Only, from the long line of spray
Where the sea meets the moon-blanched land,


 Listen! you hear the grating roar
Of pebbles which the waves draw back, and fling,
At their return, up the high strand,
Begin, and cease, and then again begin,
With tremulous cadence slow, and bring
The eternal note of sadness in.
Sophocles long ago
Heard it on the Aegean, and it brought
Into his mind the turbid ebb and flow
Of human misery; we
Find also in the sound a thought,
Hearing it by this distant northern sea.



The Sea of Faith
Was once, too, at the full, and round earth’s shore
Lay like the folds of a bright girdle furled.
But now I only hear
Its melancholy, long, withdrawing roar,
Retreating, to the breath
Of the night-wind, down the vast edges drear
And naked shingles of the world.


Image above from here


Ah, love, let us be true
To one another! for the world, which seems
To lie before us like a land of dreams,
So various, so beautiful, so new,
Hath really neither joy, nor love, nor light,
Nor certitude, nor peace, nor help for pain;



And we are here as on a darkling plain
Swept with confused alarms of struggle and flight,
Where ignorant armies clash by night.”


Looking at the depressing scenes rolling onto the TV scenes these past few days and wondering about it all, this Matthew Arnold poem Dover Beach helps to depict the situation many people in the United Kingdom and elsewhere in the world find themselves in.
By chance I came across a blog called Dover Beach and these words by the blogs author although not written to coincide with the riot scenes of the last few days certainly do apply.
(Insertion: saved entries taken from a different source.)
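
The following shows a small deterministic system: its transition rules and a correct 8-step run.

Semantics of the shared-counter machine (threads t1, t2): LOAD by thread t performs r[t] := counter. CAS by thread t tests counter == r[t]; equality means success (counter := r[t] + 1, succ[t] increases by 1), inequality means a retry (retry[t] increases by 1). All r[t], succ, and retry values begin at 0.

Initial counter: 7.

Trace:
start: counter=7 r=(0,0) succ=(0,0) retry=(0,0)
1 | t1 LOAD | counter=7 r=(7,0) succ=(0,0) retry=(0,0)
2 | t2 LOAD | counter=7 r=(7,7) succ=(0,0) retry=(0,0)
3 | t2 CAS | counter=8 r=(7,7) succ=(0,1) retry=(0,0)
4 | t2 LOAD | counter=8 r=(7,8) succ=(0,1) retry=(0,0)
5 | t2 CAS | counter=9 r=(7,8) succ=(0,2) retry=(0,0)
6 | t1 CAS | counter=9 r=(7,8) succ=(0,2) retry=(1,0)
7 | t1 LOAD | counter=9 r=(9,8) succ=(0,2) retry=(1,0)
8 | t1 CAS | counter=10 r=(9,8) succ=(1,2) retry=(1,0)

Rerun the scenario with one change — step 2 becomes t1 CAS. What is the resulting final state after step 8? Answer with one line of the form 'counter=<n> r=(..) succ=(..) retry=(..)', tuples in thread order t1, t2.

(re-executing from step 2 with the substitution; state before step 2: counter=7 r=(7,0) succ=(0,0) retry=(0,0))
2 | t1 CAS | counter=8 r=(7,0) succ=(1,0) retry=(0,0)
3 | t2 CAS | counter=8 r=(7,0) succ=(1,0) retry=(0,1)
4 | t2 LOAD | counter=8 r=(7,8) succ=(1,0) retry=(0,1)
5 | t2 CAS | counter=9 r=(7,8) succ=(1,1) retry=(0,1)
6 | t1 CAS | counter=9 r=(7,8) succ=(1,1) retry=(1,1)
7 | t1 LOAD | counter=9 r=(9,8) succ=(1,1) retry=(1,1)
8 | t1 CAS | counter=10 r=(9,8) succ=(2,1) retry=(1,1)

counter=10 r=(9,8) succ=(2,1) retry=(1,1)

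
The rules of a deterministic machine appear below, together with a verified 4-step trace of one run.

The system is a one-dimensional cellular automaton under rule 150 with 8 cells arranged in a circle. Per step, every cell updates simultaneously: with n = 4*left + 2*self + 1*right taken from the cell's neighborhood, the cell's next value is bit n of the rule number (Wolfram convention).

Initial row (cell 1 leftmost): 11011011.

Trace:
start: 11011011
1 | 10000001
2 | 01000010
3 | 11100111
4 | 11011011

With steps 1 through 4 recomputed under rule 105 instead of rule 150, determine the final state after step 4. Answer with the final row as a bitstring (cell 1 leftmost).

11011011

(re-executing steps 1..4 under rule 105; state before step 1: 11011011)
1 | 01111110
2 | 01000010
3 | 00011000
4 | 11011011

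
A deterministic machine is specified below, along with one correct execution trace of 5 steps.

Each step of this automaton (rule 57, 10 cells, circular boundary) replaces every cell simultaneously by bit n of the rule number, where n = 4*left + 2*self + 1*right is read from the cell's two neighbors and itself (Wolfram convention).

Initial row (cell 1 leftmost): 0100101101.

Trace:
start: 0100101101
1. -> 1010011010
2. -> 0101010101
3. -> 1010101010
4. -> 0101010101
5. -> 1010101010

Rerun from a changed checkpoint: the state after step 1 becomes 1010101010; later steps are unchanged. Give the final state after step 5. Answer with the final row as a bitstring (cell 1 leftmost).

1010101010

state after step 1 := 1010101010
2. -> 0101010101
3. -> 1010101010
4. -> 0101010101
5. -> 1010101010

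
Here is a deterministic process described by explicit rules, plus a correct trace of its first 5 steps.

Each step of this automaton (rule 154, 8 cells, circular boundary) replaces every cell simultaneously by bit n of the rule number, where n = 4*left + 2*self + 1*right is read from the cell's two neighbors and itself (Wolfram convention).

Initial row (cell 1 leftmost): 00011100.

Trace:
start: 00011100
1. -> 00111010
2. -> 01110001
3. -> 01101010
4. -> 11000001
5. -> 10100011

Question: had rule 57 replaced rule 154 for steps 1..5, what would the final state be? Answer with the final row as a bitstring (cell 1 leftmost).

(re-executing steps 1..5 under rule 57; state before step 1: 00011100)
1. -> 11010011
2. -> 00101010
3. -> 10010101
4. -> 01001011
5. -> 10100110

10100110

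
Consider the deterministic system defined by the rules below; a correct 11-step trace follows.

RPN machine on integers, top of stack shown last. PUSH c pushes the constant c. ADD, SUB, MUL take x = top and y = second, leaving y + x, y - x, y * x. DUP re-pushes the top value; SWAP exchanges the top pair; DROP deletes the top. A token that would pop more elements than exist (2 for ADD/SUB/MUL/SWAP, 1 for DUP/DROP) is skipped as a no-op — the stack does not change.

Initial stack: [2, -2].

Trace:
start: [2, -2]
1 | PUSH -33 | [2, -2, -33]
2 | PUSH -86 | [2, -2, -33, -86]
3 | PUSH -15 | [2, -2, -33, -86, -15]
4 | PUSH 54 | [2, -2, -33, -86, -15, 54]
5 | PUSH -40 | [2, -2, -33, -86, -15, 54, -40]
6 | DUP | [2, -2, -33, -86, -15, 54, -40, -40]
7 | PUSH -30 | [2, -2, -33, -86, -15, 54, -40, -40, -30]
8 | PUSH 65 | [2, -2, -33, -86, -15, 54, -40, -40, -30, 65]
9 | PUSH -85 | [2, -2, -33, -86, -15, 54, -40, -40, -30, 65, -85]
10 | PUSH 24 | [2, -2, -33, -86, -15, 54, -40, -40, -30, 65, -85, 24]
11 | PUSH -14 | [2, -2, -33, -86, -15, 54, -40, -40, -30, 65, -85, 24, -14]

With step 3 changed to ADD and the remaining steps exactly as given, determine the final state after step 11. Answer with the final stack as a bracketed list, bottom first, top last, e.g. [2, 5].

(re-executing from step 3 with the substitution; state before step 3: [2, -2, -33, -86])
3 | ADD | [2, -2, -119]
4 | PUSH 54 | [2, -2, -119, 54]
5 | PUSH -40 | [2, -2, -119, 54, -40]
6 | DUP | [2, -2, -119, 54, -40, -40]
7 | PUSH -30 | [2, -2, -119, 54, -40, -40, -30]
8 | PUSH 65 | [2, -2, -119, 54, -40, -40, -30, 65]
9 | PUSH -85 | [2, -2, -119, 54, -40, -40, -30, 65, -85]
10 | PUSH 24 | [2, -2, -119, 54, -40, -40, -30, 65, -85, 24]
11 | PUSH -14 | [2, -2, -119, 54, -40, -40, -30, 65, -85, 24, -14]

[2, -2, -119, 54, -40, -40, -30, 65, -85, 24, -14]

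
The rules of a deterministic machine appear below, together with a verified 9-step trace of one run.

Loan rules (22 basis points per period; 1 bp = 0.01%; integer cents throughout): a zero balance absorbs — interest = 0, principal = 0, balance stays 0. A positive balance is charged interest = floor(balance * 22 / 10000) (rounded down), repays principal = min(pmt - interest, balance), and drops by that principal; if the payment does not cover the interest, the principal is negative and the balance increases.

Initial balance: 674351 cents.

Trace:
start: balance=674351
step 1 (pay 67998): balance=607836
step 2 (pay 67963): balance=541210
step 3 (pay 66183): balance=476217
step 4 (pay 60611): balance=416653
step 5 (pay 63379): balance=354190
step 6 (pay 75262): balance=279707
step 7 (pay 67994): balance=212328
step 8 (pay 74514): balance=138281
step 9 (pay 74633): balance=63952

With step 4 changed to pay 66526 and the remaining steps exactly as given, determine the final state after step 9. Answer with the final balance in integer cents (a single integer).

57972

(re-executing from step 4 with the substitution; state before step 4: balance=476217)
step 4 (pay 66526): balance=410738
step 5 (pay 63379): balance=348262
step 6 (pay 75262): balance=273766
step 7 (pay 67994): balance=206374
step 8 (pay 74514): balance=132314
step 9 (pay 74633): balance=57972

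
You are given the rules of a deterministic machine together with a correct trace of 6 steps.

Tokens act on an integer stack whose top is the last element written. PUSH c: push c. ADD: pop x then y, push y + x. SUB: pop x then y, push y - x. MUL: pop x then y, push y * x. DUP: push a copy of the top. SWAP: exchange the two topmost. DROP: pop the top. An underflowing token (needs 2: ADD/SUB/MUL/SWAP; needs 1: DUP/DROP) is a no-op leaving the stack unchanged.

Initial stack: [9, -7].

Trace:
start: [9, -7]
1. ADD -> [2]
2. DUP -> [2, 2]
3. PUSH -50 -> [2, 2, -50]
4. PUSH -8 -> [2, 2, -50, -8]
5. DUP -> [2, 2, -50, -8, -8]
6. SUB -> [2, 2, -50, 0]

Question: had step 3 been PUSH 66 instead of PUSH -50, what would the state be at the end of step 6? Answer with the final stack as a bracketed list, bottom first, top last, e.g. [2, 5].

(re-executing from step 3 with the substitution; state before step 3: [2, 2])
3. PUSH 66 -> [2, 2, 66]
4. PUSH -8 -> [2, 2, 66, -8]
5. DUP -> [2, 2, 66, -8, -8]
6. SUB -> [2, 2, 66, 0]

[2, 2, 66, 0]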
"Belief and faith in formal religion is retreating down the “naked shingles of the world.”
There is a receding tide of faith and religion is not being grasped as an informing and shaping principle any more by people in modern life
But with the “melancholy, long, withdrawing roar” of the Sea of Faith sounding in his ears, Matthew Arnold paints the picture of an increasingly secular world bereft of any spiritual motive, a world which offers: “Nor certitude, nor peace, nor help for pain.”  there is nothing to match the melancholy landscape of his poem “Dover Beach.”

His portrait of the world’s receding tide of faith is authentic and poignant:

“And we are here as on a darkling plain
Swept with confused alarms of struggle and flight,
Where ignorant armies clash by night.”


 Perhaps it is within the poem and the metaphor of the cyclical nature of the tide there lies the hope that all is not lost and that faith will return !!